A good question that I often think about is: what do I think might happen in that room of 500 white people? Probably nothing, I know how PC we are today. That thought, however, doesn’t stop my awareness of the situation and my feelings of vulnerability.
Someone recently asked me if I could pass as white, would I? This struck me as particularly funny because I am friends with many white anti-racist activists who I believe would love to have a culture to be proud of. And I am so proud of being Chinese and Swedish and German and French and Welsh. I was struck again by thoughts of affirmative action and how during college admissions people acted as if you were so lucky to not be white.

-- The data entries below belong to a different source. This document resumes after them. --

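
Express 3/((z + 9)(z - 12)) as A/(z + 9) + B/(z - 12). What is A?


Step 1: Multiply both sides by (z + 9) and set z = -9
Step 2: A = 3 / (-9 - 12)
Step 3: A = 3 / (-21)
Step 4: A = -1/7

-1/7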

But the sad truth is that sometimes I do wish I could pass as white. In other parts of the country where the only Chinese people own a restaurant or in that room I was discussing previously, I feel like a target. Other times it is because white people have to learn the consciousness that people of color are born with – that the standards of beauty, the interactions with the police, the food eaten, familial relations, the ideas of man and women that are considered “normal” are actually white norms. Everyone else is doomed to be thought of in demeaning stereotypes. Sometimes I wish I could wash the consciousness out of my brain and truly believe that we are all humans, all equal, all the same.
To those of you who believe in sameness let me explain my thoughts this way: biologically we are all nearly identical, yes, but sociologically, historically, and legally we have been created unequal. Simply, we are the oppressed and the oppressors.